This problem can be solved using the principle that external work done on a system is equal to the change in energy of the system. In symbols
Wext = ΔE = Ef - Ei (here E is KE +PE)
I am going to assume that 55.0 m hill means the the slant length of the hill is 55.0 m. This implies that vertical drop is 55.0 /4 = 13.75m.
The external work is the work done by friction. The force of friction is m g μ cos(θ) . Here μ = 0.10 and cos(θ) = cos(arctan(1/4) ) = 0.970. The work done by friction is the negative of this force times the distance traveled (55.0m) .
The change in energy is the kinetic energy at the bottom of the hill minus the drop in elevation (13.75) times mg . In symbols the equation becomes
- m g μ cos(θ) 55.0 = (1/2) m v2 - m g (55.0/4)
Notice the factors of m all cancel out.

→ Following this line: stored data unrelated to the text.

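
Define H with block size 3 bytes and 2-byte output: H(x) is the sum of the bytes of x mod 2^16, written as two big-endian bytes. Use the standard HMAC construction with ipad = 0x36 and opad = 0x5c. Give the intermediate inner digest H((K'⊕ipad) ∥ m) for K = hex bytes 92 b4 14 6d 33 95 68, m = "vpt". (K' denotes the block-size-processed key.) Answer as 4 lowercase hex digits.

0285

Key hex bytes 92 b4 14 6d 33 95 68 is 7 bytes > B = 3, so hash it first: H(key) = 02 f7, then zero-pad to 3 bytes: K' = 02 f7 00.
K' ⊕ ipad = 34 c1 36.
Inner input = 34 c1 36 ∥ 76 70 74.
Inner hash: sum = 52+193+54+118+112+116 = 645 → 02 85.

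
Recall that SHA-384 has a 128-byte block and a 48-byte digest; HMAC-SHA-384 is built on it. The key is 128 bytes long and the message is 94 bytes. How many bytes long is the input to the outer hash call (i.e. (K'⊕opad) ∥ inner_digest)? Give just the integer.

Key is 128 ≤ 128 bytes, zero-padded: |K'| = 128.
Outer input = (K'⊕opad) ∥ H(inner) → 128 + 48 = 176 bytes.

176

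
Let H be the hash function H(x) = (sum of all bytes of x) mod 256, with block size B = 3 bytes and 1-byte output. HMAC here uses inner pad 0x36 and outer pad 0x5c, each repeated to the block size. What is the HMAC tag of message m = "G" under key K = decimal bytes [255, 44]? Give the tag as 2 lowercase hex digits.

cf

Key decimal bytes [255, 44] = ff 2c is 2 bytes ≤ B = 3; zero-pad to 3 bytes: K' = ff 2c 00.
K' ⊕ ipad = c9 1a 36.  K' ⊕ opad = a3 70 5c.
Inner input = (K'⊕ipad) ∥ m = c9 1a 36 ∥ 47.
Inner hash: sum = 201+26+54+71 = 352; mod 256 = 96 → 60.
Outer input = (K'⊕opad) ∥ inner = a3 70 5c ∥ 60.
Outer hash (tag): sum = 163+112+92+96 = 463; mod 256 = 207 → cf.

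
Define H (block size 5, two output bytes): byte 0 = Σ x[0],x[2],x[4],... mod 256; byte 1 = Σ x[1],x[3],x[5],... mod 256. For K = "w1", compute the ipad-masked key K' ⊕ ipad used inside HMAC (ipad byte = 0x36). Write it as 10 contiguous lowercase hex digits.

Key "w1" = 77 31 is 2 bytes ≤ B = 5; zero-pad to 5 bytes: K' = 77 31 00 00 00.
XOR each byte with 0x36: 77⊕36=41, 31⊕36=07, 00⊕36=36, 00⊕36=36, 00⊕36=36.

4107363636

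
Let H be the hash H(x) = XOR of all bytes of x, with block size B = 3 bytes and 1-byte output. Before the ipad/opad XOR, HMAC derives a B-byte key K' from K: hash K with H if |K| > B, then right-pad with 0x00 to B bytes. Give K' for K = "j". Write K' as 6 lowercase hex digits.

6a0000

Key "j" = 6a is 1 byte ≤ B = 3; zero-pad to 3 bytes: K' = 6a 00 00.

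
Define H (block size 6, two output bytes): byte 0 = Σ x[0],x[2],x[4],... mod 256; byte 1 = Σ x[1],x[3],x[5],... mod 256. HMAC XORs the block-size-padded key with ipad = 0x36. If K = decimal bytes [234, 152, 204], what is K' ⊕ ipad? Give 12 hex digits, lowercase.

dcaefa363636

Key decimal bytes [234, 152, 204] = ea 98 cc is 3 bytes ≤ B = 6; zero-pad to 6 bytes: K' = ea 98 cc 00 00 00.
XOR each byte with 0x36: ea⊕36=dc, 98⊕36=ae, cc⊕36=fa, 00⊕36=36, 00⊕36=36, 00⊕36=36.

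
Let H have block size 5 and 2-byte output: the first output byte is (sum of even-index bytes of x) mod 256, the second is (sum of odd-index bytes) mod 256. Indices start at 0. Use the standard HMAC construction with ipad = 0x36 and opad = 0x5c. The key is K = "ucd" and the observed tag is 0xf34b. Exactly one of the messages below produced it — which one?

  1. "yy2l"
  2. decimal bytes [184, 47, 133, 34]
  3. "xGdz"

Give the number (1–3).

Key "ucd" = 75 63 64 is 3 bytes ≤ B = 5; zero-pad to 5 bytes: K' = 75 63 64 00 00.
K' ⊕ ipad = 43 55 52 36 36; K' ⊕ opad = 29 3f 38 5c 5c.
m1: inner = H(43 55 52 36 36 79 79 32 6c) = b0 36; tag = H(29 3f 38 5c 5c b0 36) = f34b ← matches
m2: inner = H(43 55 52 36 36 b8 2f 85 22) = 1c c8; tag = H(29 3f 38 5c 5c 1c c8) = 85b7
m3: inner = H(43 55 52 36 36 78 47 64 7a) = 8c 67; tag = H(29 3f 38 5c 5c 8c 67) = 2427

1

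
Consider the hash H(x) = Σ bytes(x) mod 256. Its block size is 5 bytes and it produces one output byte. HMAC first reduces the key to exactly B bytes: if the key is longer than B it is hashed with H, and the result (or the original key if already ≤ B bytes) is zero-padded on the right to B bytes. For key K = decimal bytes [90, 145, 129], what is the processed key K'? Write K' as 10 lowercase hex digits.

5a91810000

Key decimal bytes [90, 145, 129] = 5a 91 81 is 3 bytes ≤ B = 5; zero-pad to 5 bytes: K' = 5a 91 81 00 00.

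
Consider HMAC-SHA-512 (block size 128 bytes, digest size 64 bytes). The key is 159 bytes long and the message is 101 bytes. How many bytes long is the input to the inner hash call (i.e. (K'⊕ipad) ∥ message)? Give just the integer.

229

Key is 159 > 128 bytes, so it is hashed to 64 bytes then zero-padded to 128: |K'| = 128.
Inner input = (K'⊕ipad) ∥ m → 128 + 101 = 229 bytes.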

This cancellation leaves
v2 = 2[ (9.8) (55.0/4) - (9.8) (0.10) (0.970) 55.0] = 165.0
and v = 12.8 m/s
The factor of cos(arctan(1/4)) appears because the normal force for an inclined plane geometry is the weight times the cosine of the inclined plane angle, θ. Since the grade is 1/4 , θ = arcgtan(1/4). The force of friction is the normal force times the coefficient of friction, μ .